Legal Pluralism and Comparative Law

As I was reading up on comparative law and culture, I was wondering about the possible impact of legal pluralism on comparative law. Legal pluralism is a theory used by social scientists. Its basic idea is that several legal systems usually coexist and intermingle within one legal entity. Historically, legal pluralism can be traced back to the middle ages where there was a constant conflict between state law and church law. Another application for legal pluralism came with colonialism and the imposition of western law onto indigenous law. More recently, a movement called global legal pluralism has applied legal pluralism theory to legal issues that arise from globalization. Global legal pluralism might have an impact on comparative law in two areas: (1) the grouping of legal systems into legal families and (2) the definition of mixed legal systems.

In global legal pluralism, the definition of law is very broad and encompasses not only the classic law made by the government for its citizens, but any normative commitment. This means that also international law, non-state law and social norms are included under the definition of law. Here comes the connection to the law and culture movement which stipulates that legal systems should be considered in their entirety, i.e. including cultural norms and traditions. And this leads us to a relatively recent method for defining legal families: the focus on traditions instead of legal scope or theory. Comparative law used to only consider law made by a government authority. As a result, western legal systems were over represented, whereas indigenous systems that usually rely on social norms were mostly ignored. The application of legal pluralism to comparative law classification could change this picture and eventually place indigenous legal systems on an equal footing with the so far predominantly studied western legal systems.

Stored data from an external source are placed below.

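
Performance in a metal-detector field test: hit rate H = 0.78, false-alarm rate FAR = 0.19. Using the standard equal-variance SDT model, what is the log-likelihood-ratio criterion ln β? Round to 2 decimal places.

ln β = 0.09

Φ⁻¹(H) = Φ⁻¹(0.78) = 0.772
Φ⁻¹(FA) = Φ⁻¹(0.19) = -0.878
ln β = −½·[z(H)² − z(FA)²] = −0.5 × (0.596 − 0.771) = 0.0875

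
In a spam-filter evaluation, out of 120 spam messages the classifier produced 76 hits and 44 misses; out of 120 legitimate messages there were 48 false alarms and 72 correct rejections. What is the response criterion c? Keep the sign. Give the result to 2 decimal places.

c = -0.04

H = 76/120 = 0.6333
FA = 48/120 = 0.4000
z(H) = 0.3406
z(FA) = -0.2533
c = −½·[z(H) + z(FA)] = −0.5 × (0.3406 + (-0.2533)) = -0.04365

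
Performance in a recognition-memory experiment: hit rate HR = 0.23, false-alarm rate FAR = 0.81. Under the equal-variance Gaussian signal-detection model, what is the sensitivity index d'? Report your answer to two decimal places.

Φ⁻¹(H) = -0.739
Φ⁻¹(FA) = 0.878
d' = z(H) − z(FA) = -0.739 − 0.878 = -1.617

d' = -1.62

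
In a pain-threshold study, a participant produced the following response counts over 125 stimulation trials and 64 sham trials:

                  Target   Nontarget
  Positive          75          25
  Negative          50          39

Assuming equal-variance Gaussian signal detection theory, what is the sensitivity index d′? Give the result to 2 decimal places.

d′ = 0.53

H = 75/125 = 0.6000
FA = 25/64 = 0.3906
Φ⁻¹(H) = 0.2533
Φ⁻¹(FA) = -0.2778
d' = z(H) − z(FA) = 0.2533 − (-0.2778) = 0.5311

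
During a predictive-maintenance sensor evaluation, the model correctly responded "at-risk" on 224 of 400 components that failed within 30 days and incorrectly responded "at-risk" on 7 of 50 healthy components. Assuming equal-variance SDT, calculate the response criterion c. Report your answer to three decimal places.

c = 0.465

H = 224/400 = 0.5600
FA = 7/50 = 0.1400
Φ⁻¹(0.5600) = 0.1510, Φ⁻¹(0.1400) = -1.0803
c = −½·[z(H) + z(FA)] = −0.5 × (0.1510 + (-1.0803)) = 0.46465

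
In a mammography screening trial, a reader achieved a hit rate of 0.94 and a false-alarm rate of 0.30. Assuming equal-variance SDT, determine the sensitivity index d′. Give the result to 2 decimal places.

Φ⁻¹(0.94) = 1.555, Φ⁻¹(0.30) = -0.524
d' = z(H) − z(FA) = 1.555 − (-0.524) = 2.079

d′ = 2.08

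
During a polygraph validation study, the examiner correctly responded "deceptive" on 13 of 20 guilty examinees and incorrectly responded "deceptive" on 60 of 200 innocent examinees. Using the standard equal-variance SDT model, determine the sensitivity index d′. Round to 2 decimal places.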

Similarly, legal pluralism has an impact on how mixed legal systems are defined. Traditionally, in comparative law, only legal systems that combined elements of both common and civil law were considered a mixed legal system. With the above-mentioned broader definition of law, any heterogeneous legal system that includes elements of other legal traditions would fall under the category of mixed legal systems. Given that various streams of legal thought and tradition usually make up a legal system, any legal system could then be considered a mixed legal system. Such a conclusion would render the whole category of mixed legal systems moot.

It remains to be seen whether and how exactly global legal pluralism will find its way into comparative law. The above discussion illustrates that a blind adaptation of pluralist principles by comparative lawyers does not make sense and therefore should be avoided. In general, however, global legal pluralism may be the key that brings comparative law out of its existential crisis by opening up new ways to examine and incorporate novel aspects of law that have become important over the years as the legal horizon has broadened.

Bibliography

  • Paul Schiff Berman, Global Legal Pluralsim, 80 SO CAL L REV. 1155 (2007).
  • PAUL SCHIFF BERMAN, GLOBAL LEGAL PLURALISM: A JURISPRUDENCE OF LAW BEYOND BORDERS (2012).
  • Ralf Michaels, Global Legal Pluralism, 5 ANNUAL REV. OF L & SOC SCIENCES 243 (2009).
  • Brian Z. Tamanaha, Understanding Legal Pluralism: Past to Present, Local to Global, 30 SYDNEY L. REV. 365 (2008).